DATED:  DECEMBER 9, 2024 
 
 The Assembly Financial Institutions and Insurance Committee 
adopts amendments to Assembly Bill No. 4953. 
 As amended, this bill, the “Patient and Provider Protection Act,” 
establishes certain requirements for pharmacy benefits managers 
relating to contractual agreements with manufacturers and pharmacies.
 Under the bill, pharmacy benefits managers have a fiduciary duty 
to the long term health outcomes of covered persons. In addition, 
pharmacy benefits managers are prohibited from engaging in any 
marketing activity that uses inaccurate or misleading information to 
convince or attempt to convince covered persons to use a contracted or 
network pharmacy.  Furthermore, the bill stipulates that an agreement 
between a pharmacy benefits manager and a manufacturer is not valid 
if the contract conditions any rebate on the exclusion of generic drugs 
from coverage. 
 As it relates to pharmacy benefits managers and pharmacies, the 
bill stipulates that a contract between a pharmacy benefits manager 
and a contracted pharmacy or network pharmacy is, in the event of a 
dispute, to be presumed to be a “contract of adhesion.”  A contract of 
adhesion is a standardized contract in which one party has significantly 
superior bargaining power. In a contractual dispute involving a 
contract of adhesion, the courts may subject the contract to special 
scrutiny. 
 The bill also requires pharmacy benefits managers, for a 
prescription drug, to reimburse: 
 (1) a contracted pharmacy or a network pharmacy at a rate that is 
at least equal to the pharmacy’s cost of acquiring the prescription drug; 
and 
 (2) an unaffiliated pharmacy at a rate that is up to five percent 
lower than the lowest reimbursement rate provided to a contracted 
pharmacy or a network pharmacy, but not less than the pharmacy’s 
cost of acquiring the prescription drug. 
 The bill also stipulates that a pharmacy benefits manager may not 
prohibit an unaffiliated pharmacy from offering a prescription drug to  2 
 
a covered person in the same quantity and at the same price as a 
contracted pharmacy or a network pharmacy. 

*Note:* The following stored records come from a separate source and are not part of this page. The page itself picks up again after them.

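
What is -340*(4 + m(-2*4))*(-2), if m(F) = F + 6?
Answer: 1360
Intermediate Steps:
m(F) = 6 + F
-340*(4 + m(-2*4))*(-2) = -340*(4 + (6 - 2*4))*(-2) = -340*(4 + (6 - 8))*(-2) = -340*(4 - 2)*(-2) = -680*(-2) = -340*(-4) = 1360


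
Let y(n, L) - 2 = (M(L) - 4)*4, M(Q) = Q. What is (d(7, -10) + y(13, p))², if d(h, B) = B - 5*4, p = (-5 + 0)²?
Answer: 3136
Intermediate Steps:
p = 25 (p = (-5)² = 25)
y(n, L) = -14 + 4*L (y(n, L) = 2 + (L - 4)*4 = 2 + (-4 + L)*4 = 2 + (-16 + 4*L) = -14 + 4*L)
d(h, B) = -20 + B (d(h, B) = B - 20 = -20 + B)
(d(7, -10) + y(13, p))² = ((-20 - 10) + (-14 + 4*25))² = (-30 + (-14 + 100))² = (-30 + 86)² = 56² = 3136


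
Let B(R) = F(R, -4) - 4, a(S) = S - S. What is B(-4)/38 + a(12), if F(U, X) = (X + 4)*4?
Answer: -2/19 ≈ -0.10526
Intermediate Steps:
F(U, X) = 16 + 4*X (F(U, X) = (4 + X)*4 = 16 + 4*X)
a(S) = 0
B(R) = -4 (B(R) = (16 + 4*(-4)) - 4 = (16 - 16) - 4 = 0 - 4 = -4)
B(-4)/38 + a(12) = -4/38 + 0 = -4*1/38 + 0 = -2/19 + 0 = -2/19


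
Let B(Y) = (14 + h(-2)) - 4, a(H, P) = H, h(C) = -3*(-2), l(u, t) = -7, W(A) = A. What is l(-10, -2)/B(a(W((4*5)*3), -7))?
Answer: -7/16 ≈ -0.43750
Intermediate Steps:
h(C) = 6
B(Y) = 16 (B(Y) = (14 + 6) - 4 = 20 - 4 = 16)
l(-10, -2)/B(a(W((4*5)*3), -7)) = -7/16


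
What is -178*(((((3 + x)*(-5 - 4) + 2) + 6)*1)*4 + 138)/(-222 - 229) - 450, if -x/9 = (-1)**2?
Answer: -134242/451 ≈ -297.65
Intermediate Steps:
x = -9 (x = -9*(-1)**2 = -9*1 = -9)
-178*(((((3 + x)*(-5 - 4) + 2) + 6)*1)*4 + 138)/(-222 - 229) - 450 = -178*(((((3 - 9)*(-5 - 4) + 2) + 6)*1)*4 + 138)/(-222 - 229) - 450 = -178*((((-6*(-9) + 2) + 6)*1)*4 + 138)/(-451) - 450 = -178*((((54 + 2) + 6)*1)*4 + 138)*(-1)/451 - 450 = -178*(((56 + 6)*1)*4 + 138)*(-1)/451 - 450 = -178*((62*1)*4 + 138)*(-1)/451 - 450 = -178*(62*4 + 138)*(-1)/451 - 450 = -178*(248 + 138)*(-1)/451 - 450 = -68708*(-1)/451 - 450 = -178*(-386/451) - 450 = 68708/451 - 450 = -134242/451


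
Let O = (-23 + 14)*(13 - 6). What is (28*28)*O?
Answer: -49392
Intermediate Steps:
O = -63 (O = -9*7 = -63)
(28*28)*O = (28*28)*(-63) = 784*(-63) = -49392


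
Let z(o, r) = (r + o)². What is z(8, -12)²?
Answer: 256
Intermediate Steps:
z(o, r) = (o + r)²
z(8, -12)² = ((8 - 12)²)² = ((-4)²)² = 16² = 256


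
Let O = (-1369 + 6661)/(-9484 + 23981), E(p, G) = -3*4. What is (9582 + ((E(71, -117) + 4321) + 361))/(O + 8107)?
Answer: 29515892/16790353 ≈ 1.7579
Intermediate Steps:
E(p, G) = -12
O = 756/2071 (O = 5292/14497 = 5292*(1/14497) = 756/2071 ≈ 0.36504)
(9582 + ((E(71, -117) + 4321) + 361))/(O + 8107) = (9582 + ((-12 + 4321) + 361))/(756/2071 + 8107) = (9582 + (4309 + 361))/(16790353/2071) = (9582 + 4670)*(2071/16790353) = 14252*(2071/16790353) = 29515892/16790353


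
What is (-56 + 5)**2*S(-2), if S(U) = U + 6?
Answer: 10404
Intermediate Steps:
S(U) = 6 + U
(-56 + 5)**2*S(-2) = (-56 + 5)**2*(6 - 2) = (-51)**2*4 = 2601*4 = 10404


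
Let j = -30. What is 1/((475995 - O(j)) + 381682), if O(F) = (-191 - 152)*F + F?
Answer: 1/847417 ≈ 1.1801e-6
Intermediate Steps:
O(F) = -342*F (O(F) = -343*F + F = -342*F)
1/((475995 - O(j)) + 381682) = 1/((475995 - (-342)*(-30)) + 381682) = 1/((475995 - 1*10260) + 381682) = 1/((475995 - 10260) + 381682) = 1/(465735 + 381682) = 1/847417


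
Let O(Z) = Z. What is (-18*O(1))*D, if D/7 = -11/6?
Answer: 231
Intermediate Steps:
D = -77/6 (D = 7*(-11/6) = -77/6 ≈ -12.833)
(-18*O(1))*D = -18*1*(-77/6) = -18*(-77/6) = 231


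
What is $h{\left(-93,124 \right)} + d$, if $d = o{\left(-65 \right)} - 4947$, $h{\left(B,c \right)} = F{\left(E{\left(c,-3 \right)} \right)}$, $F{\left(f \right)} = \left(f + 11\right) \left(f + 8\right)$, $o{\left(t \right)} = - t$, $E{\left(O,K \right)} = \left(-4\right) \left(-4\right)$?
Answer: $-4234$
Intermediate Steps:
$E{\left(O,K \right)} = 16$
$F{\left(f \right)} = \left(8 + f\right) \left(11 + f\right)$ ($F{\left(f \right)} = \left(11 + f\right) \left(8 + f\right) = \left(8 + f\right) \left(11 + f\right)$)
$h{\left(B,c \right)} = 648$ ($h{\left(B,c \right)} = 88 + 16^{2} + 19 \cdot 16 = 88 + 256 + 304 = 648$)
$d = -4882$ ($d = \left(-1\right) \left(-65\right) - 4947 = 65 - 4947 = -4882$)
$h{\left(-93,124 \right)} + d = 648 - 4882 = -4234$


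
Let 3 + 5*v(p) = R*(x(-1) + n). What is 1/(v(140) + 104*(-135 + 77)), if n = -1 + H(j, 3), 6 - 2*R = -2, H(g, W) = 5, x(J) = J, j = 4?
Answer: -5/30151 ≈ -0.00016583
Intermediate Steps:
R = 4 (R = 3 - ½*(-2) = 3 + 1 = 4)
n = 4 (n = -1 + 5 = 4)
v(p) = 9/5 (v(p) = -⅗ + (4*(-1 + 4))/5 = -⅗ + (4*3)/5 = -⅗ + (⅕)*12 = -⅗ + 12/5 = 9/5)
1/(v(140) + 104*(-135 + 77)) = 1/(9/5 + 104*(-135 + 77)) = 1/(9/5 + 104*(-58)) = 1/(9/5 - 6032) = 1/(-30151/5) = -5/30151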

 Under the bill, a pharmacy and therapeutics committee is to ensure 
that no decision concerning the inclusion of a prescription drug in a 
formulary system, or in a particular tier of the formulary system, 
places a prescription drug with a higher cost in a more favorable 
position than a generic or biosimilar prescription drug with a lower 
cost.  
 
COMMITTEE AMENDMENTS : 
 The committee amended the bill to: 
 (1) require pharmacy benefits managers to disclose to the 
department or the purchaser the amount of any fees paid by the 
pharmacy benefits manager to a third party broker upon request; 
 (2) adjust the definition of “health benefits plan” to include self-
insured health benefits plans; and 
 (3) replace certain references to independent pharmacies with 
references to unaffiliated pharmacies.